Is private equity's British care home model ageing badly?

Private equity investment in care homes, or nursing homes as they’re known Stateside, has never been without complications. Just ask the Carlyle or Blackstone groups, both of whom have been targeted repeatedly by pundits and protesters suggesting such assets shouldn’t be in private hands.

“They may not have sold their own grandmothers to make a fast-buck, but they certainly sold yours,” was the soundbite lobbed by a UK politician back in 2011 with the collapse of Southern Cross, a UK care-home chain previously owned by Blackstone.

The latest headache is a warning from ratings agency Fitch that the UK sector in particular will not be able to maintain its margins.

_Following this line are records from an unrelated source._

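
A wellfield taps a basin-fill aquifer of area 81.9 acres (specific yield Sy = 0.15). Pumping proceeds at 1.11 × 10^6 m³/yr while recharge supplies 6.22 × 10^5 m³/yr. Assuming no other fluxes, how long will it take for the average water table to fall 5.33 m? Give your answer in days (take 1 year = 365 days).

A = 81.9 acres = 3.314 × 10^5 m²
ΔV = Sy × A × Δh = 0.15 × 3.314 × 10^5 × 5.33 = 2.65 × 10^5 m³
Net withdrawal = 1.11 × 10^6 − 6.22 × 10^5 = 4.88 × 10^5 m³/yr = 1337 m³/d
t = ΔV / Q = 2.65 × 10^5 m³ / 1337 m³/d = 198.2 d

t ≈ 198 days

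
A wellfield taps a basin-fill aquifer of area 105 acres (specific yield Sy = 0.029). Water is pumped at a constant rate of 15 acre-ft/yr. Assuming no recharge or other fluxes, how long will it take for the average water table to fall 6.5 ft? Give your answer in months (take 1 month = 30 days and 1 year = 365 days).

t ≈ 16.1 months

A = 105 acres = 4.249 × 10^5 m²
Δh = 6.5 ft = 1.981 m
ΔV = Sy × A × Δh = 0.029 × 4.249 × 10^5 × 1.981 = 24410 m³
Q = 15 acre-ft/yr = 50.69 m³/d
t = ΔV / Q = 24410 m³ / 50.69 m³/d = 481.6 d
t = 481.6 d ≈ 16.05 months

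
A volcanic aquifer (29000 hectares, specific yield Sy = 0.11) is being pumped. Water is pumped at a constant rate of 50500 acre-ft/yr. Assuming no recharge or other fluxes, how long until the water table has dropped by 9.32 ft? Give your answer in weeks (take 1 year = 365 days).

t ≈ 75.9 weeks

A = 29000 hectares = 2.9 × 10^8 m²
Δh = 9.32 ft = 2.841 m
ΔV = Sy × A × Δh = 0.11 × 2.9 × 10^8 × 2.841 = 9.062 × 10^7 m³
Q = 50500 acre-ft/yr = 1.707 × 10^5 m³/d
t = ΔV / Q = 9.062 × 10^7 m³ / 1.707 × 10^5 m³/d = 531 d
t = 531 d ≈ 75.86 weeks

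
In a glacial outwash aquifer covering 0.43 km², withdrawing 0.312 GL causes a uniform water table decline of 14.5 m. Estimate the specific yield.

A = 0.43 km² = 4.3 × 10^5 m²
ΔV = 0.312 GL = 3.12 × 10^5 m³
Sy = ΔV / (A × Δh) = 3.12 × 10^5 m³ / (4.3 × 10^5 m² × 14.5 m) = 0.05004

Sy ≈ 0.05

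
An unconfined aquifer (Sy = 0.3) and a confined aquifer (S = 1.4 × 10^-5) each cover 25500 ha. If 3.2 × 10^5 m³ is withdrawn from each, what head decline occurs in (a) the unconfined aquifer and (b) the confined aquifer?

Δh_u ≈ 0.00418 m; Δh_c ≈ 89.6 m

A = 25500 ha = 2.55 × 10^8 m²
Unconfined: Δh_u = ΔV/(Sy·A) = 3.2 × 10^5/(0.3 × 2.55 × 10^8) = 0.004183 m
Confined: Δh_c = ΔV/(S·A) = 3.2 × 10^5/(1.4 × 10^-5 × 2.55 × 10^8) = 89.64 m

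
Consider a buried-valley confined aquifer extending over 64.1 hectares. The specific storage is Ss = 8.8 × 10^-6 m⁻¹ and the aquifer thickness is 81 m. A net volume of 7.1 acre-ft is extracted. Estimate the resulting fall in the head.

Δh ≈ 19.2 m

S = Ss × b = 8.8 × 10^-6 m⁻¹ × 81 m = 7.128 × 10^-4
A = 64.1 hectares = 6.41 × 10^5 m²
ΔV = 7.1 acre-ft = 8758 m³
Δh = ΔV / (S × A) = 8758 m³ / (7.128 × 10^-4 × 6.41 × 10^5 m²) = 19.17 m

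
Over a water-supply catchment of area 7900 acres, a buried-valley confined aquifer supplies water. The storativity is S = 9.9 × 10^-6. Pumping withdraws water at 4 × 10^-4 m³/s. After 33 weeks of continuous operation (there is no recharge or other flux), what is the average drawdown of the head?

Δh ≈ 25.2 m

A = 7900 acres = 3.197 × 10^7 m²
Q = 4 × 10^-4 m³/s = 34.56 m³/d
t = 33 weeks = 231 d
ΔV = Q × t = 34.56 m³/d × 231 d = 7983 m³
Δh = ΔV / (S × A) = 7983 / (9.9 × 10^-6 × 3.197 × 10^7) = 25.22 m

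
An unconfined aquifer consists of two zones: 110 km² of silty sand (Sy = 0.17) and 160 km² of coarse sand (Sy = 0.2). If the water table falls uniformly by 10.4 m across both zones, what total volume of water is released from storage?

ΔV ≈ 5.27 × 10^8 m³

A₁ = 110 km² = 1.1 × 10^8 m²; A₂ = 160 km² = 1.6 × 10^8 m²
ΔV₁ = 0.17 × 1.1 × 10^8 × 10.4 = 1.945 × 10^8 m³
ΔV₂ = 0.2 × 1.6 × 10^8 × 10.4 = 3.328 × 10^8 m³
ΔV = ΔV₁ + ΔV₂ = 5.273 × 10^8 m³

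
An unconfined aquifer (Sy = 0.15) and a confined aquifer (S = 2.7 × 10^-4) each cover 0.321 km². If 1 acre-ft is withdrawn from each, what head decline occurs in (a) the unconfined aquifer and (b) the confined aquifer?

Δh_u ≈ 0.0256 m; Δh_c ≈ 14.2 m

A = 0.321 km² = 3.21 × 10^5 m²
ΔV = 1 acre-ft = 1233 m³
Unconfined: Δh_u = ΔV/(Sy·A) = 1233/(0.15 × 3.21 × 10^5) = 0.02562 m
Confined: Δh_c = ΔV/(S·A) = 1233/(2.7 × 10^-4 × 3.21 × 10^5) = 14.23 m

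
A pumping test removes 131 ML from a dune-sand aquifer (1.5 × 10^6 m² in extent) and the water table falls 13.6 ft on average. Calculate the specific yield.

Sy ≈ 0.021

Δh = 13.6 ft = 4.145 m
ΔV = 131 ML = 1.31 × 10^5 m³
Sy = ΔV / (A × Δh) = 1.31 × 10^5 m³ / (1.5 × 10^6 m² × 4.145 m) = 0.02107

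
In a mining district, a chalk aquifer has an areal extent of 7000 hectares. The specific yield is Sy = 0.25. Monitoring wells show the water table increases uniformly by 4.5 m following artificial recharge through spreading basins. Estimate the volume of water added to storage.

ΔV ≈ 7.88 × 10^7 m³

A = 7000 hectares = 7 × 10^7 m²
ΔV = Sy × A × Δh = 0.25 × 7 × 10^7 m² × 4.5 m = 7.875 × 10^7 m³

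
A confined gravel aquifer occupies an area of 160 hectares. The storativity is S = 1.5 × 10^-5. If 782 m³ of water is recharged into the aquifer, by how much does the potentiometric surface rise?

Δh ≈ 32.6 m

A = 160 hectares = 1.6 × 10^6 m²
Δh = ΔV / (S × A) = 782 m³ / (1.5 × 10^-5 × 1.6 × 10^6 m²) = 32.58 m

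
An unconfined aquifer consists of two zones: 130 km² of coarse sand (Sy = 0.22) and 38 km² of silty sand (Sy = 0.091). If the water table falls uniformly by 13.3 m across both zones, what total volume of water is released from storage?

A₁ = 130 km² = 1.3 × 10^8 m²; A₂ = 38 km² = 3.8 × 10^7 m²
ΔV₁ = 0.22 × 1.3 × 10^8 × 13.3 = 3.804 × 10^8 m³
ΔV₂ = 0.091 × 3.8 × 10^7 × 13.3 = 4.599 × 10^7 m³
ΔV = ΔV₁ + ΔV₂ = 4.264 × 10^8 m³

ΔV ≈ 4.26 × 10^8 m³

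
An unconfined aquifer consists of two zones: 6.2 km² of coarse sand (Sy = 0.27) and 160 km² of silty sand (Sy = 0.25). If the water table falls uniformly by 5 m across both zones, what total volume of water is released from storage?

A₁ = 6.2 km² = 6.2 × 10^6 m²; A₂ = 160 km² = 1.6 × 10^8 m²
ΔV₁ = 0.27 × 6.2 × 10^6 × 5 = 8.37 × 10^6 m³
ΔV₂ = 0.25 × 1.6 × 10^8 × 5 = 2 × 10^8 m³
ΔV = ΔV₁ + ΔV₂ = 2.084 × 10^8 m³

ΔV ≈ 2.08 × 10^8 m³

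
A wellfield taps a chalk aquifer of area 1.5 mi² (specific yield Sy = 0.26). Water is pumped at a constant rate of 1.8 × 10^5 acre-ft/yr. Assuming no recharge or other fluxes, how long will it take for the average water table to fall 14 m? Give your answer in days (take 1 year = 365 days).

t ≈ 23.2 days

A = 1.5 mi² = 3.885 × 10^6 m²
ΔV = Sy × A × Δh = 0.26 × 3.885 × 10^6 × 14 = 1.414 × 10^7 m³
Q = 1.8 × 10^5 acre-ft/yr = 6.083 × 10^5 m³/d
t = ΔV / Q = 1.414 × 10^7 m³ / 6.083 × 10^5 m³/d = 23.25 d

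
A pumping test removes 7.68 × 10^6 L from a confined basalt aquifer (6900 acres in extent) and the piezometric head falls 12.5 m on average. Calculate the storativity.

A = 6900 acres = 2.792 × 10^7 m²
ΔV = 7.68 × 10^6 L = 7680 m³
S = ΔV / (A × Δh) = 7680 m³ / (2.792 × 10^7 m² × 12.5 m) = 2.2 × 10^-5

S ≈ 2.2 × 10^-5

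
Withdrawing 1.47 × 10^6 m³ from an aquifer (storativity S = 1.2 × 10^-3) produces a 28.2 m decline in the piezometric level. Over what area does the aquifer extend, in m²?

A ≈ 4.34 × 10^7 m²

A = ΔV / (S × Δh) = 1.47 × 10^6 / (0.0012 × 28.2) = 4.344 × 10^7 m²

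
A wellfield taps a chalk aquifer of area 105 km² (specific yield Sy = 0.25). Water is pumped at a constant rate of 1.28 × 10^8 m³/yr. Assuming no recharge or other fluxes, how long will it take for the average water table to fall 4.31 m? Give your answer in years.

t ≈ 0.884 years

A = 105 km² = 1.05 × 10^8 m²
ΔV = Sy × A × Δh = 0.25 × 1.05 × 10^8 × 4.31 = 1.131 × 10^8 m³
Q = 1.28 × 10^8 m³/yr = 3.507 × 10^5 m³/d
t = ΔV / Q = 1.131 × 10^8 m³ / 3.507 × 10^5 m³/d = 322.6 d
t = 322.6 d ≈ 0.8839 years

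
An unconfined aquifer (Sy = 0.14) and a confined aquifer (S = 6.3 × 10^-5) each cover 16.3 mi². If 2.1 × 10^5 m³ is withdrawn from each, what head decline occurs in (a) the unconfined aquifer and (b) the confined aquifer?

Δh_u ≈ 0.0355 m; Δh_c ≈ 79 m

A = 16.3 mi² = 4.222 × 10^7 m²
Unconfined: Δh_u = ΔV/(Sy·A) = 2.1 × 10^5/(0.14 × 4.222 × 10^7) = 0.03553 m
Confined: Δh_c = ΔV/(S·A) = 2.1 × 10^5/(6.3 × 10^-5 × 4.222 × 10^7) = 78.96 m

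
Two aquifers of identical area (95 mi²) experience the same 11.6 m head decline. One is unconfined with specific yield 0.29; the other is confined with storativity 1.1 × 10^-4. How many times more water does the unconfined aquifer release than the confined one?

ΔV_u / ΔV_c ≈ 2640

A = 95 mi² = 2.46 × 10^8 m²
Unconfined: ΔV_u = Sy × A × Δh = 0.29 × 2.46 × 10^8 × 11.6 = 8.277 × 10^8 m³
Confined: ΔV_c = S × A × Δh = 1.1 × 10^-4 × 2.46 × 10^8 × 11.6 = 3.14 × 10^5 m³
Ratio = ΔV_u / ΔV_c = Sy / S = 0.29 / 1.1 × 10^-4 = 2636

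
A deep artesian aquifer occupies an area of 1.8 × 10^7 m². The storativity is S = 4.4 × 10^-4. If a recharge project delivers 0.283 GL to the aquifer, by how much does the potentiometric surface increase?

Δh ≈ 35.7 m

ΔV = 0.283 GL = 2.83 × 10^5 m³
Δh = ΔV / (S × A) = 2.83 × 10^5 m³ / (4.4 × 10^-4 × 1.8 × 10^7 m²) = 35.73 m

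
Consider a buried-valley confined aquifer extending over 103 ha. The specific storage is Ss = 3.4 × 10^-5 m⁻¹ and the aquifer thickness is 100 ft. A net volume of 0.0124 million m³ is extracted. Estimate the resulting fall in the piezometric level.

Δh ≈ 11.6 m

b = 100 ft = 30.48 m
S = Ss × b = 3.4 × 10^-5 m⁻¹ × 30.48 m = 1.036 × 10^-3
A = 103 ha = 1.03 × 10^6 m²
ΔV = 0.0124 million m³ = 12400 m³
Δh = ΔV / (S × A) = 12400 m³ / (0.001036 × 1.03 × 10^6 m²) = 11.62 m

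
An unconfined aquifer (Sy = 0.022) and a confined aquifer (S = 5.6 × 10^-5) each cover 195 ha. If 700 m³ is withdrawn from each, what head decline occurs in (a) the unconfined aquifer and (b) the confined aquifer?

Δh_u ≈ 0.0163 m; Δh_c ≈ 6.41 m

A = 195 ha = 1.95 × 10^6 m²
Unconfined: Δh_u = ΔV/(Sy·A) = 700/(0.022 × 1.95 × 10^6) = 0.01632 m
Confined: Δh_c = ΔV/(S·A) = 700/(5.6 × 10^-5 × 1.95 × 10^6) = 6.41 m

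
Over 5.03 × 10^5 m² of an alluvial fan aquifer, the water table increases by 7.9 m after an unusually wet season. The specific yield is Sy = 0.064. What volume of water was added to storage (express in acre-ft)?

ΔV ≈ 206 acre-ft

ΔV = Sy × A × Δh = 0.064 × 5.03 × 10^5 m² × 7.9 m = 2.543 × 10^5 m³
ΔV = 2.543 × 10^5 m³ = 206.2 acre-ft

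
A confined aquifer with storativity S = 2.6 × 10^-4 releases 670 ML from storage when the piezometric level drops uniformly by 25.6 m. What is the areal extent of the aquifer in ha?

A ≈ 10100 ha

ΔV = 670 ML = 6.7 × 10^5 m³
A = ΔV / (S × Δh) = 6.7 × 10^5 / (2.6 × 10^-4 × 25.6) = 1.007 × 10^8 m²
A = 1.007 × 10^8 m² = 10070 ha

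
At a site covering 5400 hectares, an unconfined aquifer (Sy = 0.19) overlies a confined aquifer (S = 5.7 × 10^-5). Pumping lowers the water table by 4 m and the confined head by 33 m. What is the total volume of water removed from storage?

A = 5400 hectares = 5.4 × 10^7 m²
Unconfined: ΔV_u = Sy × A × Δh_u = 0.19 × 5.4 × 10^7 × 4 = 4.104 × 10^7 m³
Confined: ΔV_c = S × A × Δh_c = 5.7 × 10^-5 × 5.4 × 10^7 × 33 = 1.016 × 10^5 m³
Total ΔV = 4.104 × 10^7 + 1.016 × 10^5 = 4.114 × 10^7 m³

ΔV ≈ 4.11 × 10^7 m³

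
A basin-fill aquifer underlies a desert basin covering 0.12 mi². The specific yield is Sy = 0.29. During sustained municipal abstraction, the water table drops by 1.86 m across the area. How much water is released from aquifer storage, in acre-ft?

ΔV ≈ 136 acre-ft

A = 0.12 mi² = 3.108 × 10^5 m²
ΔV = Sy × A × Δh = 0.29 × 3.108 × 10^5 m² × 1.86 m = 1.676 × 10^5 m³
ΔV = 1.676 × 10^5 m³ = 135.9 acre-ft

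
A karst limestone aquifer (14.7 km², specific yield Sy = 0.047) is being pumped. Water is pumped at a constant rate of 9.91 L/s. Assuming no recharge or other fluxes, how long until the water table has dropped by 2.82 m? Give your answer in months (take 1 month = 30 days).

A = 14.7 km² = 1.47 × 10^7 m²
ΔV = Sy × A × Δh = 0.047 × 1.47 × 10^7 × 2.82 = 1.948 × 10^6 m³
Q = 9.91 L/s = 856.2 m³/d
t = ΔV / Q = 1.948 × 10^6 m³ / 856.2 m³/d = 2276 d
t = 2276 d ≈ 75.85 months

t ≈ 75.9 months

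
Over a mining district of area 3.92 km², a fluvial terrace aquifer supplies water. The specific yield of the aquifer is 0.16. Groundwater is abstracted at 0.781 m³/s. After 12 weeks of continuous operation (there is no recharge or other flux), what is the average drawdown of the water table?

Δh ≈ 9.04 m

A = 3.92 km² = 3.92 × 10^6 m²
Q = 0.781 m³/s = 67480 m³/d
t = 12 weeks = 84 d
ΔV = Q × t = 67480 m³/d × 84 d = 5.668 × 10^6 m³
Δh = ΔV / (Sy × A) = 5.668 × 10^6 / (0.16 × 3.92 × 10^6) = 9.037 m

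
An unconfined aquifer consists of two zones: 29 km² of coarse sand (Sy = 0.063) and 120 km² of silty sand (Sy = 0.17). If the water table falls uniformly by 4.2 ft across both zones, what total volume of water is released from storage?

A₁ = 29 km² = 2.9 × 10^7 m²; A₂ = 120 km² = 1.2 × 10^8 m²
Δh = 4.2 ft = 1.28 m
ΔV₁ = 0.063 × 2.9 × 10^7 × 1.28 = 2.339 × 10^6 m³
ΔV₂ = 0.17 × 1.2 × 10^8 × 1.28 = 2.612 × 10^7 m³
ΔV = ΔV₁ + ΔV₂ = 2.845 × 10^7 m³

ΔV ≈ 2.85 × 10^7 m³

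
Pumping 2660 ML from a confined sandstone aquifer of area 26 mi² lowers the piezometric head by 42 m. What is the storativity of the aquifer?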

“Private operators are squeezed because their revenue is capped by local authorities, and their costs are increasing,” says Fitch analyst Victoria Ghannage. “It is a classic squeeze of margins.”

Since 2011, local authorities have tried to balance the books in the face of government funding cuts. All care homes with publicly funded residents have endured a 5 percent drop in fees, according to care sector data and analysis specialist LaingBuisson.

Meanwhile, the national living wage is about to exacerbate margin pressures in a sector where staffing is the most significant cost, accounting for around 60 percent of turnover, and up to 80 percent where more complex care is required.

That suggests that a business model based on structural growth, propelled by an ageing population, and steady, recurring revenues in a primarily government-funded sector has become increasingly challenged. Which is concerning, given Fitch reckons 90 percent of the UK’s care homes are private equity-owned. The largest operator is Terra Firma, which acquired Four Seasons Health Care in an £825 million ($1.1 billion; €1 billion) deal that included £500 million of debt in 2012.

In its latest report on leveraged finance in the sector, Fitch gave a ‘CCC’ debt rating to Four Seasons partly because, like smaller peer Care UK (owned by fellow private equity firm Bridgepoint), it has more exposure to lower margin publicly funded residents with less specialised needs, more likely to be affected by funding cuts.

In the face of such pressures, Terra Firma’s injected a fresh £50 million and split the business into three, diversifying revenue streams: Four Seasons Health Care, comprising 350 homes providing personalised nursing care alongside residential care; Brighterkind, with 70 homes targeting higher-end customers looking to self-fund; and The Huntercombe Group, which has 40 hospitals and provides treatment for mental health and brain injury treatment outsourced from the NHS.

An industry source said it was slowly increasing the amount of privately funded patients in the largest and most financially pressured division, with it ultimately targeting 70 percent self-funded for the division’s 20,000 residents. The split of public and private residents is currently around 50/50, but latest admissions have taken it to 54 percent self-funded residents.

There is some relief ahead – from April, local authorities can allocate an extra 2 percent to social care budgets – but it’s by no means smooth sailing. Expect GPs to take some significant actions to support their investments in a sector squarely under pressure.